Konflik Gajah dengan Manusia di Riau Meningkat Dua Kali Lipat
Konflik gajah Sumatera (elephas maximus sumatranus) liar di Provinsi Riau dengan manusia menunjukkan kenaikan dua kali lipat pada tahun ini.
“Dari data saat ini dalam periode yang sama antara Januari sampai akhir Juni 2018 dibanding 2019 menunjukkan adanya peningkatan yang cukup tinggi,” kata Kepala Balai Besar Konservasi Sumber Daya Alam (BBKSDA) Provinsi Riau, Suharyono, di Pekanbaru, Sabtu.
Dari data BBKSDA Riau, selama periode Januari-Juni 2018 tercatat ada 16 kasus konflik gajah liar dengan manusia di sejumlah daerah di Riau. Kasus paling tinggi terjadi pada bulan Maret, ada enam kasus yang terjadi di Kabupaten Pelalawan dua kasus, Kampar tiga kasus dan Bengkalis satu kasus.

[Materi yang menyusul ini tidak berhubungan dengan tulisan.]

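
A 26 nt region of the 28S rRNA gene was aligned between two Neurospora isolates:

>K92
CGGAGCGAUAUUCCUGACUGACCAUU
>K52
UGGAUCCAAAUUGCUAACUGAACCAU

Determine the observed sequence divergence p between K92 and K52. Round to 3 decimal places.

Differing sites — 1:C/U; 5:G/U; 7:G/C; 9:U/A; 13:C/G; 16:G/A; 22:C/A; 24:A/C; 25:U/A.
There are 9 differences over 26 sites, so p = 9/26 = 0.346.

0.346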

Sementara itu, pada Januari-Juni 2019 jumlah konflik gajah meningkat karena sudah tercatat ada 30 kasus. Kasus banyak terjadi pada bulan Juni ada sebanyak 10 kasus, yang terjadi di Bengkalis dua kasus dan Kampar dan Kota Pekanbaru masing-masing empat kasus.

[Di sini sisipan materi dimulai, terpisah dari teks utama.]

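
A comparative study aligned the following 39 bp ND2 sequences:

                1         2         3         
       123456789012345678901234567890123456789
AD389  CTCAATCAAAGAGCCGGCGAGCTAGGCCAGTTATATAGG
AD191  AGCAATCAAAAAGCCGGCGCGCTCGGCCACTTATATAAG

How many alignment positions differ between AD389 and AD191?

7

Mismatches occur at site 1 (C→A), site 2 (T→G), site 11 (G→A), site 20 (A→C), site 24 (A→C), site 30 (G→C), site 38 (G→A).
That gives 7 mismatches out of 39 aligned sites, so the Hamming distance is 7.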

Sejak awal tahun ini konflik gajah tergolong tinggi, mulai dari Januari ada empat kasus meningkat jadi lima kasus pada Februari. Bulan Maret mereda jadi hanya satu kasus, dan meningkat lagi pada April dan Mei masing-masing ada empat dan enam kasus.
Kasus yang kini sedang ditangani adalah kawanan 11 ekor gajah sumatera yang bergerak di dekat permukiman dan kebun milik warga di Desa Karya Indah, Kecamatan Tapung, Kabupaten Kampar, Riau.

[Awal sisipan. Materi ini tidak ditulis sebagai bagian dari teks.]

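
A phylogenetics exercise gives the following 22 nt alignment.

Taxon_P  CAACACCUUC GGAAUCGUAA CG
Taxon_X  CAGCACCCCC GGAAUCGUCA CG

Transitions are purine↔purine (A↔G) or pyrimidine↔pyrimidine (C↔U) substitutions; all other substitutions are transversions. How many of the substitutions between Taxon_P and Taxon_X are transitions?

3

Mismatches occur at site 3 (A↔G, transition), site 8 (U↔C, transition), site 9 (U↔C, transition), site 19 (A↔C, transversion).
Of the 4 differences, 3 transitions and 1 transversion, so the answer is 3.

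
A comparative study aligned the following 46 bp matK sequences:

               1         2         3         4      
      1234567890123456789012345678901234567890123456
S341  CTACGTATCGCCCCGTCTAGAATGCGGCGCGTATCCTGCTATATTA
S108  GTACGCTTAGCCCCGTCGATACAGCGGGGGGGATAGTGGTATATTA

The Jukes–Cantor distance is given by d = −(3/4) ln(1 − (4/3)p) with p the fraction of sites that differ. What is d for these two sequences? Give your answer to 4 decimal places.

0.3904

Differing sites — 1:C/G; 6:T/C; 7:A/T; 9:C/A; 18:T/G; 20:G/T; 22:A/C; 23:T/A; 28:C/G; 30:C/G; 32:T/G; 35:C/A; 36:C/G; 39:C/G.
p = 14/46 = 0.304348.
d = −0.75 · ln(1 − (4/3)·0.304348) = −0.75 · ln(0.594203) = −0.75 · (-0.520534) = 0.3904.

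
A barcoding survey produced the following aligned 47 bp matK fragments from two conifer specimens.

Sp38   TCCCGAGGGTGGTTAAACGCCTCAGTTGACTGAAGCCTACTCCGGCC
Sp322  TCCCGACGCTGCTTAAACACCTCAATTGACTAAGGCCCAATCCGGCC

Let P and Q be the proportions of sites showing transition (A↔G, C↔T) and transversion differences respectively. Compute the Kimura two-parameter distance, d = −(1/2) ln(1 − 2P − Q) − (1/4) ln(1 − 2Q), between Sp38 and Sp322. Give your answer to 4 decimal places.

Mismatches occur at site 7 (G↔C, transversion), site 9 (G↔C, transversion), site 12 (G↔C, transversion), site 19 (G↔A, transition), site 25 (G↔A, transition), site 32 (G↔A, transition), site 34 (A↔G, transition), site 38 (T↔C, transition), site 40 (C↔A, transversion).
Of the 9 differences, 5 transitions and 4 transversions over 47 sites: P = 5/47 = 0.106383, Q = 4/47 = 0.085106.
d = −0.5·ln(0.702128) − 0.25·ln(0.829788) = −0.5·(-0.353640) − 0.25·(-0.186585) = 0.2235.

0.2235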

Humas Balai Besar Konservasi Sumber Daya Alam (BBKSDA) Riau, Dian Indriati menambahkan, pihaknya telah mengerahkan dua ekor gajah latih untuk menghalau kawanan gajah liar tersebut.
“Penggiringan satwa liar gajah yang berjumlah 11 ekor di dusun III Desa Karya Indah dilakukan dengan menggunakan gajah jinak dari Pusat Latihan Gajah Riau di Minas,” katanya.
Ia mengakui banyak kendala, khususnya dari masyarakat dalam proses penghalauan gajah liar agar kembali ke jalur lintasannya. Hal ini membuat konflik tidak bisa cepat diatasi.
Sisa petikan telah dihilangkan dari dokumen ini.